Tuesday, December 7, 2010

Commercialism Conundrum


You may have gathered by now, from two posts dealing with marketing and specifically marketing to kids, that it's one of my biggest concerns as a parent and pet peeves as a citizen.

I try to be realistic.  I'm raising kids in the United States of America of the 21st century; there is just no way to keep them from unhealthy foods, media, advertising, and commercialism.  And it wouldn't be healthy or fair for them if I did keep them from learning about these things.  They are, after all, 21st-century Americans and will require at least a little fodder for small-talk.

I'm constantly asking myself what I would/should/could compromise on, and just how much bending constitutes being flexible and realistic versus rolling over, belly-up, saying "fine!  Have your way with them!  I just want a nap!"

I had one such moment at the pediatrician's office this past week.  What happened is such a small problem, but the potential fix is also so small and would make me feel so. much. better. One less place to worry about my child being primed as a target for advertising?  What a load off!  Not to mention making it easier to adhere to some of the very suggestions about food and media that pediatricians are making to all of us parents!

So, here it is, the letter I've written to the big pediatric practice in town:


Dear [Person I Really Hope Doesn't Toss This Letter Before Reading it...],

I brought my two-month-old for his well-baby visit today with my 2.5-year-old in tow.

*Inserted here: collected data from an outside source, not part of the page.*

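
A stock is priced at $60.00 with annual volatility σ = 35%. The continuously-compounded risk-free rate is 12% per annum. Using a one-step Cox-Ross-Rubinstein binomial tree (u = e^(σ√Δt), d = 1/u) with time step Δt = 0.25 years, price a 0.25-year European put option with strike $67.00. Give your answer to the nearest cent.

$7.38

CRR parameters: u = e^(σ√Δt) = e^(0.35·√0.25) = 1.1912, d = 1/u = 0.8395
Per-period rate: rΔt = 0.12·0.25 = 0.03, so R = e^0.03 = 1.0305
Risk-neutral probability p = (e^0.03 − 0.8395)/(1.1912 − 0.8395) = 0.1910/0.3518 = 0.5429
Terminal stock prices: S_u = 71.47, S_d = 50.37
Terminal payoffs (K − S): max(-4.475, 0) = 0, max(16.63, 0) = 16.63
Node 0 (S = 60): V_0 = e^(−0.03)·[0.5429·0.0000 + 0.4571·16.6326] = 7.3775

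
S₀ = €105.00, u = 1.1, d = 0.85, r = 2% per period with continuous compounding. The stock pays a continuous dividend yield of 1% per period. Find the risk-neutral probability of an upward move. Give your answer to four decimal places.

p = 0.6402

Per-period risk-free factor R = e^0.02 = 1.0202; dividend-adjusted growth = e^(0.02−0.01) = 1.0101.
Risk-neutral probability p = (1.0101 − 0.85)/(1.1 − 0.85) = 0.1601/0.2500 = 0.6402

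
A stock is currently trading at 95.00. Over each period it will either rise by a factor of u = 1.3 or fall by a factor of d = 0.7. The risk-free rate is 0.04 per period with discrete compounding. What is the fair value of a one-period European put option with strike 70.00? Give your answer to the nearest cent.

1.46

Risk-neutral probability p = (1 + 0.04 − 0.7)/(1.3 − 0.7) = 0.3400/0.6000 = 0.5667
Terminal stock prices: S_u = 123.5, S_d = 66.5
Terminal payoffs (K − S): max(-53.5, 0) = 0, max(3.5, 0) = 3.5
Node 0 (S = 95): V_0 = 1/1.04·[0.5667·0.0000 + 0.4333·3.5000] = 1.4583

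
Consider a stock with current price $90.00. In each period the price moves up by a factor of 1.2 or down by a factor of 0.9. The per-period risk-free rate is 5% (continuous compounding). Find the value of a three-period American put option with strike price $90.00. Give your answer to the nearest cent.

$4.51

Risk-neutral probability p = (e^0.05 − 0.9)/(1.2 − 0.9) = 0.1513/0.3000 = 0.5042
Terminal stock prices: S_uuu = 155.5, S_uud = 116.6, S_udd = 87.48, S_ddd = 65.61
Terminal payoffs (K − S): max(-65.52, 0) = 0, max(-26.64, 0) = 0, max(2.52, 0) = 2.52, max(24.39, 0) = 24.39
Node uu (S = 129.6): continuation = e^(−0.05)·[0.5042·0.0000 + 0.4958·0.0000] = 0.0000; exercise value = 0.0000 ≤ continuation, so V_uu = 0.0000
Node ud (S = 97.2): continuation = e^(−0.05)·[0.5042·0.0000 + 0.4958·2.5200] = 1.1884; exercise value = 0.0000 ≤ continuation, so V_ud = 1.1884
Node dd (S = 72.9): continuation = e^(−0.05)·[0.5042·2.5200 + 0.4958·24.3900] = 12.7106; exercise value = 17.1000 > continuation, so V_dd = 17.1000 (exercise)
Node u (S = 108): continuation = e^(−0.05)·[0.5042·0.0000 + 0.4958·1.1884] = 0.5604; exercise value = 0.0000 ≤ continuation, so V_u = 0.5604
Node d (S = 81): continuation = e^(−0.05)·[0.5042·1.1884 + 0.4958·17.1000] = 8.6341; exercise value = 9.0000 > continuation, so V_d = 9.0000 (exercise)
Node 0 (S = 90): continuation = e^(−0.05)·[0.5042·0.5604 + 0.4958·9.0000] = 4.5131; exercise value = 0.0000 ≤ continuation, so V_0 = 4.5131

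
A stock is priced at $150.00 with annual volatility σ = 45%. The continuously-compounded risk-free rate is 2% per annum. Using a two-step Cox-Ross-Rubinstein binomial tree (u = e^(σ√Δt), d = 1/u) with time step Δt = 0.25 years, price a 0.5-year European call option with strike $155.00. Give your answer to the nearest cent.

CRR parameters: u = e^(σ√Δt) = e^(0.45·√0.25) = 1.2523, d = 1/u = 0.7985
Per-period rate: rΔt = 0.02·0.25 = 0.005, so R = e^0.005 = 1.0050
Risk-neutral probability p = (e^0.005 − 0.7985)/(1.2523 − 0.7985) = 0.2065/0.4538 = 0.4550
Terminal stock prices: S_uu = 235.2, S_ud = 150, S_dd = 95.64
Terminal payoffs (S − K): max(80.25, 0) = 80.25, max(-5, 0) = 0, max(-59.36, 0) = 0
Node u (S = 187.8): V_u = e^(−0.005)·[0.4550·80.2468 + 0.5450·0.0000] = 36.3327
Node d (S = 119.8): V_d = e^(−0.005)·[0.4550·0.0000 + 0.5450·0.0000] = 0.0000
Node 0 (S = 150): V_0 = e^(−0.005)·[0.4550·36.3327 + 0.5450·0.0000] = 16.4501

$16.45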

At the end of the visit, my older son was offered a sticker.  The woman giving him the sticker said “boy” (to herself) while determining my son’s options for stickers and then gave him the options of Elmo or Spiderman.  I wanted to express my concern over two aspects of this occurrence. 

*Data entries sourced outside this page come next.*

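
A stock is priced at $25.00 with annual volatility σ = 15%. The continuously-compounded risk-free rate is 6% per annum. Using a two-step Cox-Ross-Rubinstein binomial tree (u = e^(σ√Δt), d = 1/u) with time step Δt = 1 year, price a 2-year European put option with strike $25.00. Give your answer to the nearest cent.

$0.63

CRR parameters: u = e^(σ√Δt) = e^(0.15·√1) = 1.1618, d = 1/u = 0.8607
Per-period rate: rΔt = 0.06·1 = 0.06, so R = e^0.06 = 1.0618
Risk-neutral probability p = (e^0.06 − 0.8607)/(1.1618 − 0.8607) = 0.2011/0.3011 = 0.6679
Terminal stock prices: S_uu = 33.75, S_ud = 25, S_dd = 18.52
Terminal payoffs (K − S): max(-8.746, 0) = 0, max(0, 0) = 0, max(6.48, 0) = 6.48
Node u (S = 29.05): V_u = e^(−0.06)·[0.6679·0.0000 + 0.3321·0.0000] = 0.0000
Node d (S = 21.52): V_d = e^(−0.06)·[0.6679·0.0000 + 0.3321·6.4795] = 2.0264
Node 0 (S = 25): V_0 = e^(−0.06)·[0.6679·0.0000 + 0.3321·2.0264] = 0.6337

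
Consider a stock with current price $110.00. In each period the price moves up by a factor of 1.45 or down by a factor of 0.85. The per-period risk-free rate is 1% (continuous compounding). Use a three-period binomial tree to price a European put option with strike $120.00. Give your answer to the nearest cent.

$22.05

Risk-neutral probability p = (e^0.01 − 0.85)/(1.45 − 0.85) = 0.1601/0.6000 = 0.2668
Terminal stock prices: S_uuu = 335.3, S_uud = 196.6, S_udd = 115.2, S_ddd = 67.55
Terminal payoffs (K − S): max(-215.3, 0) = 0, max(-76.58, 0) = 0, max(4.761, 0) = 4.761, max(52.45, 0) = 52.45
Node uu (S = 231.3): V_uu = e^(−0.01)·[0.2668·0.0000 + 0.7332·0.0000] = 0.0000
Node ud (S = 135.6): V_ud = e^(−0.01)·[0.2668·0.0000 + 0.7332·4.7613] = 3.4564
Node dd (S = 79.47): V_dd = e^(−0.01)·[0.2668·4.7613 + 0.7332·52.4463] = 39.3310
Node u (S = 159.5): V_u = e^(−0.01)·[0.2668·0.0000 + 0.7332·3.4564] = 2.5092
Node d (S = 93.5): V_d = e^(−0.01)·[0.2668·3.4564 + 0.7332·39.3310] = 29.4653
Node 0 (S = 110): V_0 = e^(−0.01)·[0.2668·2.5092 + 0.7332·29.4653] = 22.0531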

First, that these stickers are considered gender-specific.  Why can my son not choose from certain stickers because he is a boy? He didn’t really care what was on the sticker – only that it was sticky!

Second, I am bothered that he only had licensed characters to choose from – and that licensed characters were an option at all. Familiarizing kids with these characters (my son is only familiar with them through marketing, toys, and books that he sees elsewhere – we don’t watch television) opens them up to so much marketing – and it’s mostly marketing of things that are not good for them like junk food and toys that inhibit imaginative play!

This is such a simple and relatively small thing, but it is also a very simple fix. Just as I hope the young girls in the practice got to take home the small cars my son once did, I want my son to have the option of choosing a shiny pink sticker if that’s what he wants. And stickers with butterflies, dinosaurs, geometric designs, etc are just as enticing as Elmo, Spiderman, Dora, Shrek, or any of the other numerous licensed characters out there also selling toys, books, backpacks, bedding, and junk food.

Also, I hope this policy will be extended to any toys, books, band-aids and anything else that is distributed to kids in your practice. They are so bombarded with marketing and expectations of them based on their gender – and from such a young age! Please make [your practice] a marketing-free zone for our kids!